Key Capabilities & Training Methodology
This model is trained using a sophisticated multi-stage framework to jointly enhance legal knowledge and reasoning abilities:
- Mid-term Training: Utilizes Plasticity-Adjusted Sampling (PAS) for data scheduling, smoothly transitioning from broad general data to specialized legal tasks. This approach effectively injects legal knowledge while mitigating catastrophic forgetting.
- Supervised Fine-tuning: Employs Legal Agentic CoT Distillation (LEAD), a system that simulates professional legal workflows to generate large-scale, high-consistency reasoning trajectories. This cultivates the model's ability to perform reliable legal reasoning.
- Reinforcement Learning: Incorporates multi-stage curriculum learning, progressively shaping reasoning capabilities from simple to complex tasks, fostering an internalized and autonomous "legal thinking" pattern.
Performance and Use Cases
While LegalOne-8B is highlighted for its superior performance, the 1.7B version offers a lightweight deployment option within the LegalOne series. The family of models generally excels in tasks such as:
- Legal knowledge understanding and memorization of legal provisions.
- Case law reasoning and multi-hop inference.
- Legal question answering and document drafting.
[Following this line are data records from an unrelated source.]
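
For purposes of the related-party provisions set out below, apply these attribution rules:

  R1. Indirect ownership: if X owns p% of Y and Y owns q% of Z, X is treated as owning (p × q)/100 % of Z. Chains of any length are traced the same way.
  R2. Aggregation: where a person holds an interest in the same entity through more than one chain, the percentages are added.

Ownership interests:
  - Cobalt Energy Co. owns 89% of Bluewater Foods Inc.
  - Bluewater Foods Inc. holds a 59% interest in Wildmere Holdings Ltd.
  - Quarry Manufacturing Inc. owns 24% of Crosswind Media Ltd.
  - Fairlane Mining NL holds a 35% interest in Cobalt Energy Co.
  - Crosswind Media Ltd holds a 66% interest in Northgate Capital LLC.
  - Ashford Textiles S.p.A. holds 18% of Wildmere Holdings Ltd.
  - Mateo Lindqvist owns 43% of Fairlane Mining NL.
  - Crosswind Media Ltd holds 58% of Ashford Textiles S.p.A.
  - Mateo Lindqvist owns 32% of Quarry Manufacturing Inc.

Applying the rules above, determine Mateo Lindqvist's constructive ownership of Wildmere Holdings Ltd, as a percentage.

8.704547%

Chain via Fairlane Mining NL → Cobalt Energy Co. → Bluewater Foods Inc. (R1): 43% × 35% × 89% × 59% = 7.902755% of Wildmere Holdings Ltd.
Chain via Quarry Manufacturing Inc. → Crosswind Media Ltd → Ashford Textiles S.p.A. (R1): 32% × 24% × 58% × 18% = 0.801792% of Wildmere Holdings Ltd.
Aggregating (R2): 7.902755% + 0.801792% = 8.704547%.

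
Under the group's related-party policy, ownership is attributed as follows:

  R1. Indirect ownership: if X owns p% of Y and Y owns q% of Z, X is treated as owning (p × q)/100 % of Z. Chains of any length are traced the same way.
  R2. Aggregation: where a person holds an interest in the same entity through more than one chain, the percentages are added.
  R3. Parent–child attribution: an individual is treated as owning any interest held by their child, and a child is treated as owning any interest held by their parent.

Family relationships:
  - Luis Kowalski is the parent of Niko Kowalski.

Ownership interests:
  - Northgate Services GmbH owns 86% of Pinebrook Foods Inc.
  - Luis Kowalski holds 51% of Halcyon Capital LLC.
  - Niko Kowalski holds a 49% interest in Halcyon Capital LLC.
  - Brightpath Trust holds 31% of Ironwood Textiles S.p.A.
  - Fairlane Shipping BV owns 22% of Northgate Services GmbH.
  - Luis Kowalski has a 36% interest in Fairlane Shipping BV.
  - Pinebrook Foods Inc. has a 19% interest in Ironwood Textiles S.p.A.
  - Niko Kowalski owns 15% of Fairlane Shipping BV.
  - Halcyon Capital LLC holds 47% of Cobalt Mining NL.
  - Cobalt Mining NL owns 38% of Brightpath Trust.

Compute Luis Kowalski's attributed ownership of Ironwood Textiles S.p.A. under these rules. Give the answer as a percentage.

7.369948%

By parent–child attribution (R3), Luis Kowalski is treated as also owning Niko Kowalski's interest in Halcyon Capital LLC, giving 51% + 49% = 100%.
By parent–child attribution (R3), Luis Kowalski is treated as also owning Niko Kowalski's interest in Fairlane Shipping BV, giving 36% + 15% = 51%.
Chain via Halcyon Capital LLC → Cobalt Mining NL → Brightpath Trust (R1): 100% × 47% × 38% × 31% = 5.5366% of Ironwood Textiles S.p.A.
Chain via Fairlane Shipping BV → Northgate Services GmbH → Pinebrook Foods Inc. (R1): 51% × 22% × 86% × 19% = 1.833348% of Ironwood Textiles S.p.A.
Aggregating (R2): 5.5366% + 1.833348% = 7.369948%.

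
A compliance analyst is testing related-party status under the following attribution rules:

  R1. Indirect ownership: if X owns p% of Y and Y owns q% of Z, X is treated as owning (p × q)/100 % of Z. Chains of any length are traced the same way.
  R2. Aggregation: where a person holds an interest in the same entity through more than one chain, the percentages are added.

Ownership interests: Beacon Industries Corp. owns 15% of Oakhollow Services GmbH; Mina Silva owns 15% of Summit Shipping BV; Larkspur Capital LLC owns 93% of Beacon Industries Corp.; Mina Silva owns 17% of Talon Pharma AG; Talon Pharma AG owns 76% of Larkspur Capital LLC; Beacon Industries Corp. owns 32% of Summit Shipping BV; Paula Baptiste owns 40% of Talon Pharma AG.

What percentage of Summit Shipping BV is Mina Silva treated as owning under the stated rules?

Chain via Talon Pharma AG → Larkspur Capital LLC → Beacon Industries Corp. (R1): 17% × 76% × 93% × 32% = 3.844992% of Summit Shipping BV.
Direct interest in Summit Shipping BV: 15%.
Aggregating (R2): 3.844992% + 15% = 18.844992%.

18.844992%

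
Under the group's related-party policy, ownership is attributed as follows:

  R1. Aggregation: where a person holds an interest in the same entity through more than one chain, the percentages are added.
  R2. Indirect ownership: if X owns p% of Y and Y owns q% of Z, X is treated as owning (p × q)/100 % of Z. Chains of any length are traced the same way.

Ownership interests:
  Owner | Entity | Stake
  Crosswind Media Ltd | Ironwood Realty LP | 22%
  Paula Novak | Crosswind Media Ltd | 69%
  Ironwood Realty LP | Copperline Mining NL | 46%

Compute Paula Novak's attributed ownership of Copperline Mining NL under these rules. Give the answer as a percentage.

Chain via Crosswind Media Ltd → Ironwood Realty LP (R2): 69% × 22% × 46% = 6.9828% of Copperline Mining NL.

6.9828%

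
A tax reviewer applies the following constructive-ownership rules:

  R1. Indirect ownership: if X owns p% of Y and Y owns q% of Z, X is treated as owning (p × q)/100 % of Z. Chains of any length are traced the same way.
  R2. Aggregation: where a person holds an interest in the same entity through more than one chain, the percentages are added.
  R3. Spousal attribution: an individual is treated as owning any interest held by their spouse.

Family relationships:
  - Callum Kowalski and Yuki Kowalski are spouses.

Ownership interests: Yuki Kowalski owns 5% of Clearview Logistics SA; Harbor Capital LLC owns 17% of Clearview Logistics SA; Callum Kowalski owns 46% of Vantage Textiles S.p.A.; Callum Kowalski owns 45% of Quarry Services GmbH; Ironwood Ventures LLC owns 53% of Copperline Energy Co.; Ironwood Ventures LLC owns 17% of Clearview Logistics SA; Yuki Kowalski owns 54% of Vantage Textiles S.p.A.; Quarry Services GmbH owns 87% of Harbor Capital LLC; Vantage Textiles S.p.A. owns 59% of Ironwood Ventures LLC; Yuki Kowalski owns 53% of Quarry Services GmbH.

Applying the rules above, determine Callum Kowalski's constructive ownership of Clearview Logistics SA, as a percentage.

29.5242%

By spousal attribution (R3), Callum Kowalski is treated as also owning Yuki Kowalski's interest in Quarry Services GmbH, giving 45% + 53% = 98%.
By spousal attribution (R3), Callum Kowalski is treated as also owning Yuki Kowalski's interest in Vantage Textiles S.p.A, giving 46% + 54% = 100%.
By spousal attribution (R3), Callum Kowalski is treated as owning Yuki Kowalski's 5% interest in Clearview Logistics SA.
Chain via Quarry Services GmbH → Harbor Capital LLC (R1): 98% × 87% × 17% = 14.4942% of Clearview Logistics SA.
Chain via Vantage Textiles S.p.A. → Ironwood Ventures LLC (R1): 100% × 59% × 17% = 10.03% of Clearview Logistics SA.
Direct interest in Clearview Logistics SA: 5%.
Aggregating (R2): 14.4942% + 10.03% + 5% = 29.5242%.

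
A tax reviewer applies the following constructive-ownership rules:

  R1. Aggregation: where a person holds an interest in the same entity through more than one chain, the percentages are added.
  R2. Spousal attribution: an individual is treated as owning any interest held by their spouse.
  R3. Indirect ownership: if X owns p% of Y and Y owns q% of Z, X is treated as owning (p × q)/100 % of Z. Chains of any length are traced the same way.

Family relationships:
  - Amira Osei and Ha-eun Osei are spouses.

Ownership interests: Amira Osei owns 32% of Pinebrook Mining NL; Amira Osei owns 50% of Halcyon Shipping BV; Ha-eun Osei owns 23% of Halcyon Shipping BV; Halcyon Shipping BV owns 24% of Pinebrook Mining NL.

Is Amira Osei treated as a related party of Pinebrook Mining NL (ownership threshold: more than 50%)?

By spousal attribution (R2), Amira Osei is treated as also owning Ha-eun Osei's interest in Halcyon Shipping BV, giving 50% + 23% = 73%.
Chain via Halcyon Shipping BV (R3): 73% × 24% = 17.52% of Pinebrook Mining NL.
Direct interest in Pinebrook Mining NL: 32%.
Aggregating (R1): 17.52% + 32% = 49.52%.
49.52% does not exceed the 50% threshold, so Amira is not a related party to Pinebrook Mining NL.

No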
LegalOne models are trained on approximately 100 billion tokens of mixed corpus, including general, legal, and synthetic data, with a focus on recent and valid legal documents. The model's output format follows a "think first, then answer" structure, providing a thought process before the final response. All evaluation results are based on the LegalKit evaluation toolkit, ensuring reproducibility and transparency.